= Callippic cycle =

Astronomical cycle lasting 76 years

The Callippic cycle (or Calippic) is a particular approximate common multiple of the tropical year, the synodic month and the day, proposed by Callippus in 330 BC. It is a period of 76 years, as an improvement of the 19-year Metonic cycle.

==Description==
A century before Callippus, Meton had described a cycle in which 19 years equals 235 lunations, and judged it to be 6,940 days. This exceeds 235 lunations by almost a third of a day, and 19 tropical years by four tenths of a day. It implicitly gave the solar year a duration of 6940/19 = 365 + 5/19 = 365 + 1/4 + 1/76 days = 365 d 6 h 18 min 56 s.

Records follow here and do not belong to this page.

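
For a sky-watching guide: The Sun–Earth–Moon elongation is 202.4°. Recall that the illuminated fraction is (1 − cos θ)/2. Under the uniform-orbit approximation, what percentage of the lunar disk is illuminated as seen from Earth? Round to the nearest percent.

96%

cos 202.4° = (-0.925), so f = (1 − (-0.925))/2 = 0.962, i.e. 96%.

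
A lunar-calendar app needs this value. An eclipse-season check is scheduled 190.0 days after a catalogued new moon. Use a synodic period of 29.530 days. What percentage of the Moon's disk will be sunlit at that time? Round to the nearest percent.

190.0/29.530 = 6.434 lunations, so 6 complete cycles and 12.82 d into the next.
The Moon has covered 12.82/29.530 of its cycle, so θ ≈ 360° × 12.82/29.530 = 156.3°.
With cos θ = (-0.916), the lit fraction is (1 − (-0.916))/2 ≈ 0.958, so 96%.

96%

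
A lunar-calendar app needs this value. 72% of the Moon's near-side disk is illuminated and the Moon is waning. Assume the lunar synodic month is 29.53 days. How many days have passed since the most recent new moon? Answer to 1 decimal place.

20.0 days

From f = (1 − cos θ)/2: cos θ = 1 − 2×0.72 = -0.440; arccos → 116.1°.
Since the Moon is past full (waning), take the reflex angle: θ = 360° − 116.1° = 243.9°.
At 360°/29.53 d per day, 243.9° corresponds to 20.01 days.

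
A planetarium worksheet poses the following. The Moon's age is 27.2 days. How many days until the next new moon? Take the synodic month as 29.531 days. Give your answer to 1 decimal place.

One full lunation from the last new moon is 29.531 d; remaining = 29.531 − 27.2 = 2.331 d.

2.3 days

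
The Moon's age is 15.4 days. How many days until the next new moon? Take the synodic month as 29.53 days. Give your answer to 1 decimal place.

One full lunation from the last new moon is 29.53 d; remaining = 29.53 − 15.4 = 14.130 d.

14.1 days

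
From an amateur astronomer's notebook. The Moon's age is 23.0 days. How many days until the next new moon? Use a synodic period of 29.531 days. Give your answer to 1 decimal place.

6.5 days

The next new moon completes the synodic month: 29.531 − 23.0 = 6.531 days.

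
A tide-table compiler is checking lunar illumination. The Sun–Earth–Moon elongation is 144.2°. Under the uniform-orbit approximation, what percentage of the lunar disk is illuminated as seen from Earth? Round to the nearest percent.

91%

Half-versine of 144.2°: (1 − (-0.811))/2 = 0.906, i.e. 91%.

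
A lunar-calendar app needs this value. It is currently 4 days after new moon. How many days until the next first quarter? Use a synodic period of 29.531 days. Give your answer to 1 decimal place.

3.4 days

First quarter occurs at elongation 90°, i.e. at age 29.531 × 90/360 = 7.383 d.
So 3.383 days remain (7.383 − 4).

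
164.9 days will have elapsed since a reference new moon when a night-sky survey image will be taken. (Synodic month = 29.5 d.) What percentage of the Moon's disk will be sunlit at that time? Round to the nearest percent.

92%

Reduce mod P: 164.9 − 5×29.5 = 17.40 d into the current lunation.
The Moon has covered 17.40/29.5 of its cycle, so θ ≈ 360° × 17.40/29.5 = 212.3°.
Illuminated fraction = (1 − cos 212.3°)/2 = (1 − (-0.845))/2 ≈ 0.922, so 92%.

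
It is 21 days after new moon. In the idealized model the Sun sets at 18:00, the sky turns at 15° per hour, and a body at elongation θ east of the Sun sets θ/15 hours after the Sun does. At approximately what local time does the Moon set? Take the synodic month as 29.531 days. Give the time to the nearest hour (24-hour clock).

The Moon has covered 21/29.531 of its cycle, so θ ≈ 360° × 21/29.531 = 256.0°.
The Moon trails the Sun by θ/15 = 256.0/15 ≈ 17.07 hours.
18:00 + 17.07 h ≈ 11:04 → 11:00 to the nearest hour.

11:00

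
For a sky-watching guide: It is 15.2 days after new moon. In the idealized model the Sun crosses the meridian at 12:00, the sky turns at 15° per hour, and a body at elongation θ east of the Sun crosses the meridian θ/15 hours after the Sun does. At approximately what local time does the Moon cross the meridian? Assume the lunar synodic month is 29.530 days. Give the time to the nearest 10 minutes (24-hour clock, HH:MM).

00:20

Phase angle: θ = 360°·(15.2 d)/(29.530 d) = 185.3°.
At 15° of sky rotation per hour, 185.3° corresponds to a 12.35 h lag.
12:00 + 12.354 h ≈ 00:21 → 00:20 to the nearest ten minutes.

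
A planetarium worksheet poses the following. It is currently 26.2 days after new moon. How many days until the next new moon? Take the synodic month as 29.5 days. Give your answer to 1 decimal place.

3.3 days

One full lunation from the last new moon is 29.5 d; remaining = 29.5 − 26.2 = 3.300 d.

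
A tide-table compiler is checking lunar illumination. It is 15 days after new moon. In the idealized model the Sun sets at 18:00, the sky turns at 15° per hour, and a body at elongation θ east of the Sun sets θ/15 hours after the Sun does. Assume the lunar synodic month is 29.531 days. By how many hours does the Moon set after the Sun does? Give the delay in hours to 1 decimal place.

12.2 h

The Moon has covered 15/29.531 of its cycle, so θ ≈ 360° × 15/29.531 = 182.9°.
At 15° of sky rotation per hour, 182.9° corresponds to a 12.19 h lag.
So the Moon sets 12.19 h after the Sun.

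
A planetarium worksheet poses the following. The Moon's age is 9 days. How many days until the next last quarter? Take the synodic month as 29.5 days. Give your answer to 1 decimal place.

13.1 days

Last quarter is 0.75 of the way through the cycle: age 0.75 × 29.5 = 22.125 d.
That is 22.125 − 9 = 13.125 days ahead.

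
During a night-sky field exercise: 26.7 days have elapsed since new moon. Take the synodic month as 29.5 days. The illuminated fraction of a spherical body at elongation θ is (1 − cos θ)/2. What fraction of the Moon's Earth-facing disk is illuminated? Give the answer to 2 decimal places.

Phase angle: θ = 360°·(26.7 d)/(29.5 d) = 325.8°.
cos 325.8° = 0.827, so f = (1 − 0.827)/2 = 0.086.

0.09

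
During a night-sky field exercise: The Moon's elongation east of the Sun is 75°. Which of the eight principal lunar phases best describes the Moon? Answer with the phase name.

The first quarter sector spans roughly 68°–112°; 75° falls inside it.

first quarter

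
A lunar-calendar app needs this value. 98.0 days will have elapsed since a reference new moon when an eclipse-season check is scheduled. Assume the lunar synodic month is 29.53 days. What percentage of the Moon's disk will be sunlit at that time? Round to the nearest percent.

71%

98.0/29.53 = 3.319 lunations, so 3 complete cycles and 9.41 d into the next.
Elongation θ = 360° × 9.41/29.53 ≈ 114.7°.
Illuminated fraction = (1 − cos 114.7°)/2 = (1 − (-0.418))/2 ≈ 0.709, so 71%.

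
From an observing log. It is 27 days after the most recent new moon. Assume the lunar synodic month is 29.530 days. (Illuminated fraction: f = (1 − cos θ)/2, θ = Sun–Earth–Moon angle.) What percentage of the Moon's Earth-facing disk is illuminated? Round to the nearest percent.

7%

Phase angle: θ = 360°·(27 d)/(29.530 d) = 329.2°.
cos 329.2° = 0.859, so f = (1 − 0.859)/2 = 0.071, so 7%.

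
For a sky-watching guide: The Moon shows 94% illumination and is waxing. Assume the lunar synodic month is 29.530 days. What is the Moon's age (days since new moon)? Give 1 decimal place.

12.4 days

cos θ = 1 − 2f = -0.880, giving a principal value of 151.6°.
The Moon is waxing (0°–180°), so θ = 151.6° directly.
That fraction of the synodic month is 151.6/360 × 29.530 d ≈ 12.44 d.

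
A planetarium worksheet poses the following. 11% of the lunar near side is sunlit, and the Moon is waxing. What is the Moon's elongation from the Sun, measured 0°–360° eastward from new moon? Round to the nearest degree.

39°

From f = (1 − cos θ)/2: cos θ = 1 − 2×0.11 = 0.780; arccos → 38.7°.
Before full moon the principal value applies: θ = 38.7°.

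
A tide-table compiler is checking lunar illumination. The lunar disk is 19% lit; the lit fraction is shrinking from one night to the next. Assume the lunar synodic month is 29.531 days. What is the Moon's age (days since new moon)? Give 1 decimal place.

cos θ = 1 − 2f = 0.620, giving a principal value of 51.7°.
Since the Moon is past full (waning), take the reflex angle: θ = 360° − 51.7° = 308.3°.
That fraction of the synodic month is 308.3/360 × 29.531 d ≈ 25.29 d.

25.3 days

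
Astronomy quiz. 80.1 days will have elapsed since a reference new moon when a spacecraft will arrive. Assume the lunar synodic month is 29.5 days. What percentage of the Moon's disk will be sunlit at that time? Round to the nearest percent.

61%

80.1/29.5 = 2.715 lunations, so 2 complete cycles and 21.10 d into the next.
The Moon has covered 21.10/29.5 of its cycle, so θ ≈ 360° × 21.10/29.5 = 257.5°.
Illuminated fraction = (1 − cos 257.5°)/2 = (1 − (-0.217))/2 ≈ 0.608, so 61%.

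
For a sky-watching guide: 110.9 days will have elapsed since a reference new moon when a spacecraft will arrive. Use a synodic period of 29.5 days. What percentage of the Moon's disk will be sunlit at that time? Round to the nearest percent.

Reduce mod P: 110.9 − 3×29.5 = 22.40 d into the current lunation.
Phase angle: θ = 360°·(22.40 d)/(29.5 d) = 273.4°.
With cos θ = 0.059, the lit fraction is (1 − 0.059)/2 ≈ 0.471, so 47%.

47%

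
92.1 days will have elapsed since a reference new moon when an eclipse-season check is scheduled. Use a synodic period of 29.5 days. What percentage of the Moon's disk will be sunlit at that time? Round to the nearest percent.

92.1/29.5 = 3.122 lunations, so 3 complete cycles and 3.60 d into the next.
Phase angle: θ = 360°·(3.60 d)/(29.5 d) = 43.9°.
cos 43.9° = 0.720, so f = (1 − 0.720)/2 = 0.140, so 14%.

14%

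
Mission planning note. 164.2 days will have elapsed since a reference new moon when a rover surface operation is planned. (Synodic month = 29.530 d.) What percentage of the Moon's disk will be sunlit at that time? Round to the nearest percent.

96%

164.2 d spans 5 complete synodic months (5 × 29.530 = 147.65 d) plus 16.55 d.
The Moon has covered 16.55/29.530 of its cycle, so θ ≈ 360° × 16.55/29.530 = 201.8°.
cos 201.8° = (-0.929), so f = (1 − (-0.929))/2 = 0.964, so 96%.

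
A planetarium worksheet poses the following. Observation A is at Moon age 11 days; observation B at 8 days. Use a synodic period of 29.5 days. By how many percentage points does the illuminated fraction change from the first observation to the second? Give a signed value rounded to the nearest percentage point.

-28 pp

θ₁ = 360° × 11/29.5 = 134.2°, f₁ = (1 − cos θ₁)/2 = 0.849.
θ₂ = 360° × 8/29.5 = 97.6°, f₂ = (1 − cos θ₂)/2 = 0.566.
Change = f₂ − f₁ = -0.282 → -28 percentage points.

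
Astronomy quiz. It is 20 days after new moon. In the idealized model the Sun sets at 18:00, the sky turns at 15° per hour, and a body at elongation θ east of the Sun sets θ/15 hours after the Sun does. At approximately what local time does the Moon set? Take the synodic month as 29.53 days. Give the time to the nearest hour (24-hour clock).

Elongation θ = 360° × 20/29.53 ≈ 243.8°.
The Moon trails the Sun by θ/15 = 243.8/15 ≈ 16.25 hours.
18:00 + 16.25 h ≈ 10:15 → 10:00 to the nearest hour.

10:00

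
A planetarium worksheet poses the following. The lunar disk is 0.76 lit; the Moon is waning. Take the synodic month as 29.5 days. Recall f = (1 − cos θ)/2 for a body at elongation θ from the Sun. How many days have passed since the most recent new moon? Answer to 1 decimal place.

From f = (1 − cos θ)/2: cos θ = 1 − 2×0.76 = -0.520; arccos → 121.3°.
Since the Moon is past full (waning), take the reflex angle: θ = 360° − 121.3° = 238.7°.
That fraction of the synodic month is 238.7/360 × 29.5 d ≈ 19.56 d.

19.6 days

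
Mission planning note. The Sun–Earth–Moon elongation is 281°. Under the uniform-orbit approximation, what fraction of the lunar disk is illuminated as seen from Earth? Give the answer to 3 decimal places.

0.405

f = (1 − cos 281°)/2 = (1 − 0.191)/2 ≈ 0.405.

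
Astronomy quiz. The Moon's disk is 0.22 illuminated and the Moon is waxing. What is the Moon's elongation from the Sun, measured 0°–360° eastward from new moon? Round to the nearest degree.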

Callippus accepted the 19-year cycle, but held that the duration of the year was more closely 365 1/4 days (= 365 d 6 h), so he multiplied the 19-year cycle by 4 to obtain an integer number of days, and then omitted 1 day from the last 19-year cycle. Thus, he computed a cycle of 76 years that consists of 940 lunations and 27,759 days, which has been named the Callippic cycle after him. The cycle's error has been computed as one full day in 553 years, or 4.95 parts per million.

The first year of the first Callippic cycle began at the summer solstice of 330 BC (28 June in the proleptic Julian calendar), and was subsequently used by later astronomers. In Ptolemy's Almagest, for example, he cites (Almagest VII 3, H25) observations by Timocharis during the 47th year of the first Callippic cycle (283 BC), when on the eighth of Anthesterion, the Pleiades star cluster was occulted by the Moon.

The Callippic calendar originally used the names of months from the Attic calendar. Later astronomers, such as Hipparchus, preferred other calendars, including the ancient Egyptian calendar. Also Hipparchus invented his own Hipparchic calendar cycle as an improvement upon the Callippic cycle. Ptolemy's Almagest provided some conversions between the Callippic and Egyptian calendars, such as that Anthesterion 8, 47th year of the first Callippic period was equivalent to day 29 of the month of Athyr, during year 465 of Nabonassar. However, the original, complete form of the Callippic calendar is no longer known.

==Equivalents==
One Callippic cycle corresponds to:
- 940 synodic months
- 1,020.084 draconic months
- 80.084 eclipse years (160 eclipse seasons)
- 1,007.410 anomalistic months

The 80 eclipse years means that if there is a solar eclipse (or lunar eclipse), then after one callippic cycle a New Moon (resp. Full Moon) will take place at the same node of the orbit of the Moon, and under these circumstances another eclipse can occur.